Best new books of July 2022 | EW.com

2022-07-30 09:56:58 By : Mr. Huo mac

Midsommar, in the traditional Swedish sense, means green fields and flower crowns and perhaps ritual murder (at least on screen). Mid-summer, if you're lucky, just brings a delicious new pile of books and six more hazy, hammock-y weeks to read them at your leisure before Labor Day.

Below, six fresh releases to see you through the peak of the season. (And if six is not enough, click here for our June roundup.)

Sam and Sadie meet as two lonely kids in Los Angeles, and then again years later on a train platform in Boston. This is not a love story though, or at least not a traditional romance: What brings them together is video games, and if you don't know a Switch console from a hole in the floor (or more importantly, don't care), Tomorrow is still a remarkably absorbing portrait of friendship, identity, and the urge to create something beautiful, whether it be on the page or in pixels. (Shakespeare and Emily Dickinson also play a role.) Zevin (The Storied Life of A.J. Fikry) clearly knows her way around an RPG, but it's the analog intimacy of Tomorrow's wise, sensitive storytelling that stays.

Five parents, four children, one birth mother: That's the unlikely math in the latest domestic-fiction standout from Brown (The Weird Sisters). Brianna was only 14 when she gave birth to her first daughter, then soon after a set of twins; several years later another baby girl arrives, and all end up in uniquely open adoptions. The decision to raise them in a sort of loose collective — and to gather them all together over the course of two weeks at a luxe vacation home in the Colorado mountains — highlights the wide disparities of age, experience, and attachment styles in this wry, clear-eyed depiction of the gifts and pitfalls that come with chosen family.

"There is a time and a place for erect nipples, but the back of a Seattle police car definitely isn't it." So begins Things, a four-twists-and-a-backflip thriller that actually turns out to be as much a slow-burn character study as it is a whodunit.

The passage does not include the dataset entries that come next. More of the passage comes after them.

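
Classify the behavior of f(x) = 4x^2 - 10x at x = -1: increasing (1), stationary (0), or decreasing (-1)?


Compute f'(x) to determine behavior:
f'(x) = 8x - 10
f'(-1) = 8 * (-1) - 10
= -8 - 10
= -18
Since f'(-1) < 0, the function is decreasing (-1)

-1


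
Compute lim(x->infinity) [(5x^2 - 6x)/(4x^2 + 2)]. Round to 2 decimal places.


For limits at infinity with equal-degree polynomials,
we compare leading coefficients.
Numerator leading term: 5x^2
Denominator leading term: 4x^2
Divide both by x^2:
lim = (5 - 6/x) / (4 + 2/x^2)
As x -> infinity, the 1/x and 1/x^2 terms vanish:
= 5/4 = 1.25

1.25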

Which is not to say the story isn't propulsive from that opening line: Paris Peralta is under arrest because her famous TV-comedian husband is dead and she — scared, brown-skinned, nearly 30 years younger — was found disoriented and holding the straight razor that killed him. Murder, stolen identity, and rampant sexual abuse are just the start of Dark-ness, but the Filipino-Canadian Hillier (Jar of Hearts, Little Secrets) writes with a keen relatability that makes the pages fly.

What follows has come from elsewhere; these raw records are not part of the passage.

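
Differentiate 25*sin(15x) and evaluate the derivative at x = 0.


Apply the chain rule to differentiate 25*sin(15x):
d/dx [25*sin(15x)]
= 25 * cos(15x) * d/dx(15x)
= 25 * 15 * cos(15x)
= 375 * cos(15x)
Evaluate at x = 0:
= 375 * cos(0)
= 375 * 1
= 375

375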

Into every long and lazy summer, at least one great heavyweight novel must fall. This year's candidate is Fellowship, the result of some 20 years' work by Alice Elliott Dark (In the Gloaming, Think of England). Her protagonists are the product of even more unhurried time: Eightysomething Agnes and Polly, best friends as well as neighbors whose connection goes back decades in their coastal Maine village, but whose lives and choices have otherwise wildly diverged. You might need wrist supports to prop up a brick of a book that clocks in at nearly 600 pages in hardcover, but Dark's brisk, generous prose is worth the weight.

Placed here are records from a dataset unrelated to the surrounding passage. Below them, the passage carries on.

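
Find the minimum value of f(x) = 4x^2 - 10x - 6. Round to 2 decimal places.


For a quadratic f(x) = ax^2 + bx + c with a > 0, the minimum is at the vertex.
Vertex x-coordinate: x = -b/(2a)
x = -(-10) / (2 * 4)
x = 10/8 = 5/4
Substitute back to find the minimum value:
f(5/4) = 4 * (5/4)^2 - 10 * (5/4) - 6
= 25/4 - 25/2 - 6
= -49/4 = -12.25

-12.25


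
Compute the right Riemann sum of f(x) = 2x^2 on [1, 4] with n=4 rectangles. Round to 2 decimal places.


Right Riemann sum uses right endpoints of each subinterval.
Interval: [1, 4], n = 4
dx = (4 - 1) / 4 = 3/4
Right endpoints: [7/4, 5/2, 13/4, 4]
f values: [49/8, 25/2, 169/8, 32]
Sum = dx * (sum of f values)
= 3/4 * 287/4
= 861/16 ≈ 53.81

53.81


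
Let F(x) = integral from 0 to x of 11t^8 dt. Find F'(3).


By the Fundamental Theorem of Calculus (Part 1):
If F(x) = integral from 0 to x of f(t) dt, then F'(x) = f(x)
Here f(t) = 11t^8
So F'(x) = 11x^8
Evaluate at x = 3:
F'(3) = 11 * 3^8
= 11 * 6561
= 72171

72171


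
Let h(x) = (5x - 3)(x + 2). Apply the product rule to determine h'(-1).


Let u(x) = 5x - 3 and v(x) = x + 2
u'(x) = 5
v'(x) = 1
Product rule: h'(x) = u'(x)*v(x) + u(x)*v'(x)
= 5 * (x + 2) + (5x - 3) * 1
At x = -1:
u(-1) = 5 * (-1) - 3 = -8
v(-1) = 1 * (-1) + 2 = 1
h'(-1) = 5 * 1 + (-8) * 1
= 5 - 8
= -3

-3


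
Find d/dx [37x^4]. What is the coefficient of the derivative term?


We apply the power rule: d/dx [ax^n] = a*n * x^(n-1)
d/dx [37x^4]
= 37 * 4 * x^(4-1)
= 148x^3
The coefficient is 148

148


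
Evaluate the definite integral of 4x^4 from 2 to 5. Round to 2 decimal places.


Find the antiderivative of 4x^4:
F(x) = 4/5 * x^5
Apply the Fundamental Theorem of Calculus:
F(5) - F(2)
= 4/5 * 5^5 - 4/5 * 2^5
= 4/5 * (3125 - 32)
= 4/5 * 3093
= 12372/5 = 2474.40

2474.40


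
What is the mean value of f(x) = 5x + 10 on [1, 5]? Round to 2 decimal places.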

Sixteen-year-old Fahad hoped to spend the summer with his mother in London; instead, his father drags him to the family's far-off estate in rural Pakistan to teach him how to be a man. There, he meets a local boy called Ali, in what proves to be both a sexual and emotional awakening (call it Call Me By Your Other Name). Trained as a lawyer — he holds degrees from Cambridge and Stanford — Soonro has already elicited glowing praise from lit-star contemporaries like Rumaan Alam and Alexander Chee for his dreamy, vividly drawn debut, a coming-of-age idyll firmly rooted in the culture and custom of its homeland setting, but universal in the depth of feeling it evokes.

You may know him as a regular Today Show contributor, or the author of the bestselling children's book How to Be a Pirate. It turns out Isaac Fitzgerald contains multitudes in this frank, engaging memoir: severely lapsed Catholic, lifelong rabble-rouser, well-inked tattoo aficionado. He's also held nearly every odd job on both sides of the law (barback, international aid worker, sushi chef, porn star) and the tales of childhood deprivation, boarding-school privilege, and young-man vision-questing recounted here find the bittersweet spot between dirtbag and sublime.